E o meu companheiro apontou-me uma estrelinha que despedia um brilho esmeraldino. Voávamos precisamente por cima por cima dela.
- Como é possível existirem no Universo tais cópias? Será essa, verdadeiramente, a lei do Universo? E, se esta é a Terra, diz-me: será uma Terra como a nossa... uma Terra também desditada e pobre, mas não menos apreciada e querida, que inspire o mesmo doloroso amor aos seus mais ingratos filhos, como a nossa Terra? – exclamei, tremendo com um amor arrebatado, audaz, irreprimível, por aquela Terra sagrada, a lôbrega e enxovalhada Terra que acabava de abandonar. E a figurinha da pequenina, que eu espantara com um grito, surgiu instantaneamente na minha memória.
- Hás de ver com os teus próprios olhos – respondeu o meu companheiro, e uma tristeza vibrava na sua voz.
Aproximávamo-nos velozmente do planeta. Este agigantava-se diante dos meus olhos, e eu podia já distinguir os oceanos, perceber depois os contornos da Europa, e, de repente, acordou no meu coração uma grande e sagrada inveja.
- Como poderia existir uma cópia, e qual a finalidade da sua existência? Eu amo e só posso amar essa Terra que acabo de deixar, na qual perduram ainda as gotas daquele sangue, que ingrato!, derramei ao desprender-me da vida.

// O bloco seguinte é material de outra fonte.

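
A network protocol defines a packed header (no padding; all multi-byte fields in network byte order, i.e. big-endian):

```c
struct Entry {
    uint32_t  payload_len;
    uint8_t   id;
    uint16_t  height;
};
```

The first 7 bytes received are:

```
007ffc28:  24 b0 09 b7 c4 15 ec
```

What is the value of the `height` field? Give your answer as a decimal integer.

5612

`height` follows `payload_len` (4 B), `id` (1 B), so it starts at offset 4 + 1 = 5 and occupies 2 bytes.
Bytes at offsets 5..6: 15 EC.
Big-endian stores the most-significant byte at the lowest address.
The bytes are already most-significant first: 0x15EC.
0x15EC = 5612.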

Mas nunca, nunca deixei de amar a nossa Terra, e talvez até aquela noite em que a abandonei tivesse sido o momento em que a amei mais apaixonada e dolorosamente! Existe também a dor nesta nova Terra? Será que, na nossa, só podemos viver com a dor ou graças a ela? Não sabemos amar de outro modo nem conhecemos outro amor. Eu quero dor para poder amar. Quero, sim, neste momento apenas anseio por poder beijar, banhado em lágrimas, a Terra que abandonei! E não quero, não aceito nenhuma outra vida senão a da nossa Terra!

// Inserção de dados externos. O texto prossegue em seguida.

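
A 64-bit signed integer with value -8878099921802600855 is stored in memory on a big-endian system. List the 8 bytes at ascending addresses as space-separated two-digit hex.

Two's complement of -8878099921802600855 in 64 bits: 8878099921802600855 = 0x7B3558D73777A197; invert → 0x84CAA728C8885E68; add 1 → 0x84CAA728C8885E69.
Split into bytes (most-significant first): 84 CA A7 28 C8 88 5E 69.
Big-endian stores the most-significant byte at the lowest address.
So the memory order matches the most-significant-first order: 84 CA A7 28 C8 88 5E 69.

84 CA A7 28 C8 88 5E 69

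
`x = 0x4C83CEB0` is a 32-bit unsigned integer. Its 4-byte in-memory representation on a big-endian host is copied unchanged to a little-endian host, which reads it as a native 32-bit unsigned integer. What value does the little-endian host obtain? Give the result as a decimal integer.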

Mas o meu companheiro já me tinha deixado. Tinha chegado, sem me ter apercebido, àquela outra Terra, à clara luz solar de um dia de paradisíaca beleza. Creio que me encontrava numa daquelas ilhas que formam o arquipélago helênico, se não era, porventura, algum ponto da costa que ali circunda o mar Egeu. Oh! Era tudo tal como entre nós, simplesmente tudo parecia encontrar-se numa disposição firme e resplandecer numa grande vitória, santa e finalmente conquistada. O mar suave, de um azul-escuro, batia suavemente contra o litoral e cingia-se contra ele com um imenso, visível e quase inconsciente amor. As árvores sombrias apareciam em todo o esplendor da floração, e estou convencido de que as suas folhas inumeráveis me davam as boas-vindas com o seu leve e amistoso sussurro, murmurando-me ignoradas palavras de amor. A relva ostentava uma verdura muito fresca e brilhante; os pássaros cruzavam em bandos pelo ar, e os passarinhos pousavam-me, sem ponta de medo, nos ombros e nos braços, e davam-me alegres pancadinhas com as suas asinhas trêmulas, e, finalmente, eu olhava e reconhecia também os homens daquela Terra feliz. As pessoas chegavam-se a mim espontaneamente; rodeavam-me e davam-me beijos. Eram filhos do Sol, filhos do seu Sol... Oh, e como eram bonitos! Nunca eu vi na nossa Terra homens tão belos. Quando muito poderemos encontrar nas crianças, nos seus mais tenros anos, um reflexo fraco e longínquo de semelhante formosura. Esses homens felizes tinham rostos claros e cheios de luz. No seu rosto transparecia a inteligência e um saber que, permita-se a expressão, parecia completo até à tranqüilidade, e, no entanto, esses rostos respiravam um alvoroço especial; tanto as palavras como a voz desses homens demonstravam uma alegria pueril. Oh, ao primeiro olhar que pousei naqueles rostos, compreendi logo tudo, tudo! Aquela era a Terra, a Terra não manchada pelo pecado original, na qual viviam homens que não tinham pecado, e viviam num Paraíso idêntico àquele em que, segundo todas as tradições da Humanidade, viveram os nossos primeiros pais antes da “queda”, sem a mínima diferença, a não ser que a Terra toda era, por todo lado, um só Paraíso. Aqueles homens aproximavam-se de mim com afetuosidade, sorriam-me e acariciavam-me; conduziam-me ao seu lar e todos se esforçavam, à porfia, por me tranqüilizarem. Oh!, não me faziam pergunta alguma; pareciam saber de tudo, e só ansiavam por afugentar, o mais depressa possível do meu rosto, todo vestígio de dor.